Parsing multiple files with Filebeat

Elastic Stack Beats
1

Dear all,
I have several JSON files that I wish to parse with Filebeat; and I read the following:
https://stackoverflow.com/questions/39983918/can-filebeat-use-multiple-config-files
I used the code in the above solution for configuring my filebeat.yml , it looks like the following

filebeat.inputs:
- type: log
  enabled: true
  path: inputs.d/*.yml

output.elasticsearch:
  hosts: ["localhost:9200"]

and created a directory inputs.d at /etc/filebeat/ to put in all the individual yml files for parsing each JSON file.
However, when I run filebeat, nothing happened -- there's no output or whatsoever in ES.

I tried to bypass this issue and look for alternative solutions, just like in this pagehttps://blog.csdn.net/shgh_2004/article/details/98650114
(You don't need to understand chinese to read the yml.)
in this case, the author combined all of the yml files in the /etc/filebeat/filebeat.yml.
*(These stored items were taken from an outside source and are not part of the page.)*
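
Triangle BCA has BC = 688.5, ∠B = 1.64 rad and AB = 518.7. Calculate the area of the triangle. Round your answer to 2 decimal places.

Area = ½·AB·BC·sin B ≈ 1.7814e+05.

area ≈ 178135.06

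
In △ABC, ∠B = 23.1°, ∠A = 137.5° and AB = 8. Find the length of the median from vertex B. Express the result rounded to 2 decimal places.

m_B ≈ 11.92

The third angle is ∠C = 180° − ∠A − ∠B = 19.40°.
Law of sines: BC = AB·sin A/sin C ≈ 16.271.
Law of sines: CA = AB·sin B/sin C ≈ 9.4493.
Median from B: ½√(2·AB² + 2·BC² − CA²) ≈ 11.919.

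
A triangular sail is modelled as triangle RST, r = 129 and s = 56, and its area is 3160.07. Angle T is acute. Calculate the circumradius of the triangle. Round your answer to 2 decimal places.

From area = ½·r·s·sin T, we get sin T = 2·area/(r·s) ≈ 0.87488.
Taking the acute solution, ∠T ≈ 61.03°.
Law of cosines then gives t ≈ 113.05.
Circumradius = t/(2 sin T) ≈ 64.606.

64.61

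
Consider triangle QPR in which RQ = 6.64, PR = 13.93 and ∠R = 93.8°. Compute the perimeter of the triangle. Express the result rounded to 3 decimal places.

perimeter ≈ 36.394

By the law of cosines, QP² = PR² + RQ² − 2·PR·RQ·cos R = 250.39, so QP ≈ 15.824.
Semiperimeter s = (13.93+6.64+15.824)/2 = 18.197.
Perimeter = 13.93 + 6.64 + 15.824 = 36.394.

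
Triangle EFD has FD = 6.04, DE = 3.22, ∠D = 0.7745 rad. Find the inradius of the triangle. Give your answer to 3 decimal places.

By the law of cosines, EF² = FD² + DE² − 2·FD·DE·cos D = 19.047, so EF ≈ 4.3643.
Area = ½·FD·DE·sin D ≈ 6.8008.
Semiperimeter s = (6.04+3.22+4.3643)/2 = 6.8122.
Inradius = area/s = 6.8008/6.8122 ≈ 0.99834.

0.998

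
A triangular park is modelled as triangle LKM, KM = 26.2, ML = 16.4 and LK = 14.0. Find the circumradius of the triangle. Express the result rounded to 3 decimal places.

R ≈ 14.954

By the law of cosines, cos L = (ML² + LK² − KM²) / (2·ML·LK) ≈ -0.48232, so ∠L ≈ 118.84°.
Circumradius = KM/(2 sin L) ≈ 14.954.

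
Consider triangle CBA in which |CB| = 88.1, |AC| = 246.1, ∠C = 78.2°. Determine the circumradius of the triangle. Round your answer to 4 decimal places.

By the law of cosines, |BA|² = |AC|² + |CB|² − 2·|AC|·|CB|·cos C = 59459, so |BA| ≈ 243.84.
Area = ½·|AC|·|CB|·sin C ≈ 10612.
Circumradius = |BA|/(2 sin C) ≈ 124.55.

124.5535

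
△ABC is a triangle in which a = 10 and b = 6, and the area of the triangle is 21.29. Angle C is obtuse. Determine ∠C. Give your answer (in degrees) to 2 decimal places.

134.79

From area = ½·a·b·sin C, we get sin C = 2·area/(a·b) ≈ 0.70967.
Taking the obtuse solution, ∠C ≈ 134.79°.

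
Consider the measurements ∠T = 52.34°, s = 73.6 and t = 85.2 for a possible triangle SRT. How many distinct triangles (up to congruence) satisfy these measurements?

s·sin T = 73.6·sin(52.34°) ≈ 58.27.
Since t ≥ s, exactly one triangle exists.

1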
However, I was concerned about how to put in the processors, as I have some fields that I wish to drop for each of the JSON files.

Each of the yml files looked like this


filebeat.inputs:
- type: log
  enabled: true
  paths:
    -  ...
 
processors:
 - decode_json_fields:
     fields: ['message']
     target: ''
     overwrite_keys: true

 - drop_fields:
     fields: [....]


filebeat.shutdown_timeout: 5s
setup.template.enabled: false
setup.ilm.enabled: false

output.elasticsearch:
  hosts: ["localhost:9200"]
  index: "..."

Thank you in advance for your attention :slight_smile:

1 Like
2

I think you're misunderstanding how that works.

path is;

A list of glob-based paths that will be crawled and fetched. All patterns supported by Go Glob are also supported here.

It's literally the path of the files that you want Filebeat to process, not a list of configs to read to then process files elsewhere.

Just to be clear, you want to have specific processing rules for specific sets of json files?

2 Likes
3

Dear Mark,
Thank you for your clarification. is there a ways I can use several yml files in one filebeat run? Or, do I have to run multiple filebeat instances?

Yes, that's what I wished to do. The JSON files have different structures, and in each of them, there're different fields I want to drop. (Though, I am not sure if I just write all of the fields I want to drop from all files together in one statement, is that going to work?...)
Thanks again :slight_smile:

4

Try Load external configuration files | Filebeat Reference [7.12] | Elastic

5

Dear Mark,
I think you mean this?

filebeat.config.inputs:
  enabled: true
  path: inputs.d/*.yml

output.elasticsearch:
  hosts: ["localhost:9200"]

I tried it but still nothing happened. I thought it was because I wrote filebeat.inputs: instead of filebeat.config.inputs:, but it doesn't make a difference after I changed it. (now the path should be correct?)

I used the following to get filebeat running

#!/usr/bin/env bash

# Script to run Filebeat in foreground with the same path settings that
# the init script / systemd unit file would do.

rm -rf /var/lib/filebeat/registry/
exec /usr/share/filebeat/bin/filebeat  -e -c /etc/filebeat/filebeat.yml -d "publish" \
  --path.home /usr/share/filebeat \
  --path.data /var/lib/filebeat \
  --path.logs /var/log/filebeat \
  "$@"
6

What does your external config file look like?

7

Dear Alex,
I listed the external yml at the bottom of original post.

8

Then your external config files are invalid. They can only have input configs. See the example here of what should be there, Load external configuration files | Filebeat Reference [7.12] | Elastic. the output config and other settings must be in the main config file.

2 Likes
9

Dear Alex,
I see... Thank you very much indeed.

10

This topic was automatically closed 28 days after the last reply. New replies are no longer allowed.